Voice Development Models: A Journey Begins

During the past three years, I had product management responsibilities for products which covered the spectrum from hardware-centered to software-centered development.  In telecom, there’s been an evolution in development models as solution providers have taken a series of steps to gradually move away from hardware.  However, like many technical trends, there is a long tail as the older technology goes away only gradually.  In this post and others to follow, I’ll review models for voice applications at a high level and consider some steps along the way which have led to the software-oriented nirvana sought by many solution providers.

In the Nineties, voice development was often done with PCs at the center and embedded board hardware was an important component. The CPUs of the PCs ranged from models like the 386 on up to Pentium. Voice applications entailed lots of media processing, so voice boards with lots of Digital Signal Processors (DSPs) were critical to get scalable applications.  The DSPs did all of the heavy lifting for the media and the CPU of the PC was freed up to support the application side for solutions such as call centers, interactive voice retrieval and fax on demand.  Many of the applications developed during this time are still being used, though the actual PCs or servers may have been replaced and there may also have been some upgrades on the voice board hardware. Nonetheless, thousands of voice boards are still being sold to support these applications. On the software side, there were efforts to create industry standard Application Program Interfaces (APIs) such as S.100 from the Enterprise Computer Telephony Forum (ECTF) and T.611 from the International Telecommunications Union, but most of the boards were controlled using private APIs supplied by the board vendors.

In the model above, the boards and applications were all designed to work over the circuit-switched telephone network, which ranged from analog services (POTS or Plain Old Telephone Service) to digital approaches which began with the Integrated Systems Digital Network (ISDN) and continued with the Signaling System 7 (SS7) network overlay.  The phone companies worldwide assumed that these circuit-switched networks with Time-Division Multiplexing (TDM) and the related seven layer Open Systems Interconnect (OSI) models would be the focus going forward, replacing analog networks, and would perhaps be supplemented by new OSI stacks such as the Asynchronous Transport Method (ATM).

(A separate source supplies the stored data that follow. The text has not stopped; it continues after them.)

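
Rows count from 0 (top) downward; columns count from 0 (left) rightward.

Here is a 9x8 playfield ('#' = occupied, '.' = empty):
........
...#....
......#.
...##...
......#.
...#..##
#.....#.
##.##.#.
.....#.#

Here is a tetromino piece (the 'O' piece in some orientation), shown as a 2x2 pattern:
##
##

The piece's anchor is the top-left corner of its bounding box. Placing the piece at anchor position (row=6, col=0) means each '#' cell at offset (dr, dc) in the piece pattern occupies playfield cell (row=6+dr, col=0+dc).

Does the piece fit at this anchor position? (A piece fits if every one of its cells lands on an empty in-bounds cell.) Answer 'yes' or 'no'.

Answer: no

Derivation:
Check each piece cell at anchor (6, 0):
  offset (0,0) -> (6,0): occupied ('#') -> FAIL
  offset (0,1) -> (6,1): empty -> OK
  offset (1,0) -> (7,0): occupied ('#') -> FAIL
  offset (1,1) -> (7,1): occupied ('#') -> FAIL
All cells valid: no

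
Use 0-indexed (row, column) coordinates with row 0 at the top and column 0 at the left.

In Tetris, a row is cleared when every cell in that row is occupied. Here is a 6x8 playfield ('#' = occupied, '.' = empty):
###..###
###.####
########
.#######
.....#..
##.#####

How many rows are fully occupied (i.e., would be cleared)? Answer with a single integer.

Check each row:
  row 0: 2 empty cells -> not full
  row 1: 1 empty cell -> not full
  row 2: 0 empty cells -> FULL (clear)
  row 3: 1 empty cell -> not full
  row 4: 7 empty cells -> not full
  row 5: 1 empty cell -> not full
Total rows cleared: 1

Answer: 1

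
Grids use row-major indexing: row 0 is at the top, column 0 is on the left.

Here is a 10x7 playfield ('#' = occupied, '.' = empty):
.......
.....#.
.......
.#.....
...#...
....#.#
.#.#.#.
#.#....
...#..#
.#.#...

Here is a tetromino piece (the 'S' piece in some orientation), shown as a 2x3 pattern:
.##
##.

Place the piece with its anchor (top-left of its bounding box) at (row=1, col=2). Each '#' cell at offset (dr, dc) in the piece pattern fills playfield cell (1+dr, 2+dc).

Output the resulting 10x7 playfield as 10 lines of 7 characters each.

Answer: .......
...###.
..##...
.#.....
...#...
....#.#
.#.#.#.
#.#....
...#..#
.#.#...

Derivation:
Fill (1+0,2+1) = (1,3)
Fill (1+0,2+2) = (1,4)
Fill (1+1,2+0) = (2,2)
Fill (1+1,2+1) = (2,3)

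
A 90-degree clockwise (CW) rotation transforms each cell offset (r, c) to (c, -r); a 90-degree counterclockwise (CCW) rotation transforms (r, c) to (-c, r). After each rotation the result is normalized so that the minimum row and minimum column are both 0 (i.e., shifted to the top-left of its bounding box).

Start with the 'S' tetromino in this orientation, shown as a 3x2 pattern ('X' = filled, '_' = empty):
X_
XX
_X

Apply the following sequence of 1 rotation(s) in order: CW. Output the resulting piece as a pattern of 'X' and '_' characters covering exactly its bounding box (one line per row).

Start:
X_
XX
_X
After rotation 1 (CW):
_XX
XX_

Answer: _XX
XX_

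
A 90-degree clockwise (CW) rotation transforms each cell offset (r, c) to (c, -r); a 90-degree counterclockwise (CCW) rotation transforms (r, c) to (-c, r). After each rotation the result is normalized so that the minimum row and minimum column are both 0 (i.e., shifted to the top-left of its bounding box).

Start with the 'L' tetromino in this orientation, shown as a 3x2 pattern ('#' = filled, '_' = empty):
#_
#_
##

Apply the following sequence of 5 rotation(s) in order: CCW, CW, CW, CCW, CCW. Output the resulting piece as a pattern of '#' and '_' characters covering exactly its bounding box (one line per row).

Start:
#_
#_
##
After rotation 1 (CCW):
__#
###
After rotation 2 (CW):
#_
#_
##
After rotation 3 (CW):
###
#__
After rotation 4 (CCW):
#_
#_
##
After rotation 5 (CCW):
__#
###

Answer: __#
###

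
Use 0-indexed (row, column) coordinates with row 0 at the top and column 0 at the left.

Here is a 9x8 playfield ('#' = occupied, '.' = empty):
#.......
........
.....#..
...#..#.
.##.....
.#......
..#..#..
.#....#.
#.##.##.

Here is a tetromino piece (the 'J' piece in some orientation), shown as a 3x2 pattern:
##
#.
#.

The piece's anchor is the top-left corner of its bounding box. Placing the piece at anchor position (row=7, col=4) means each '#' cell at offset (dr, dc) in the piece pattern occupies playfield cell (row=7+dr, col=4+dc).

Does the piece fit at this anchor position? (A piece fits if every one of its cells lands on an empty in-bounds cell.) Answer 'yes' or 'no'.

Check each piece cell at anchor (7, 4):
  offset (0,0) -> (7,4): empty -> OK
  offset (0,1) -> (7,5): empty -> OK
  offset (1,0) -> (8,4): empty -> OK
  offset (2,0) -> (9,4): out of bounds -> FAIL
All cells valid: no

Answer: no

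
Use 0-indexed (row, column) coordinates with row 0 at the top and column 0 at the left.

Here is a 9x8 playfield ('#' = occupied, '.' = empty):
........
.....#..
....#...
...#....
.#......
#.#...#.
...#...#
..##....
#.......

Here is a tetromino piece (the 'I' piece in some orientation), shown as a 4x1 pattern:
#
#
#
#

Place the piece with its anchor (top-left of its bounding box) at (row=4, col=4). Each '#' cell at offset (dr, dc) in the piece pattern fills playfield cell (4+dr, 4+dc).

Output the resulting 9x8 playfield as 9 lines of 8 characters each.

Answer: ........
.....#..
....#...
...#....
.#..#...
#.#.#.#.
...##..#
..###...
#.......

Derivation:
Fill (4+0,4+0) = (4,4)
Fill (4+1,4+0) = (5,4)
Fill (4+2,4+0) = (6,4)
Fill (4+3,4+0) = (7,4)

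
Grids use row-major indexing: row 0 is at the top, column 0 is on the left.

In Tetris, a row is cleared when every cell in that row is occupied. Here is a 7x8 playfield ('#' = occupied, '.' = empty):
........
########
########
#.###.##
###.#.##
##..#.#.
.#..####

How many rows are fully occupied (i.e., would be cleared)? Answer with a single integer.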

But a revolution had already begun as alternative flatter telecom stacks based on the upstart Internet Protocol  (IP) protocols were being used both for existing applications such as email and new applications like the Worldwide Web. In the telecom industry, a few companies began to explore running voice over IP networks, thus creating a new Voice over IP (VoIP) technical and business model for phone networks.  In the early days (from the late Nineties to the early 2000s), VoIP was mainly used to bypass existing long distance networks to reduce long distance charges, but the range of applications for IP soon began to expand.

At first, this looked like a great opportunity for the voice board manufacturers.  Now, they could add IP support to their boards or potentially just give software developers access to Ethernet ports on PC. An important new board category was created: the media gateway. These early media gateway boards allowed developers to use the existing circuit networks for most of their connections, but also tap into new IP networks where they existed.  Continuing on the same API trends, board vendors extended their private APIs to support IP in addition to TDM.  So now solution developers could run their solutions over both existing TDM and new IP networks, using these new hybrid boards which often could support voice, fax and tones.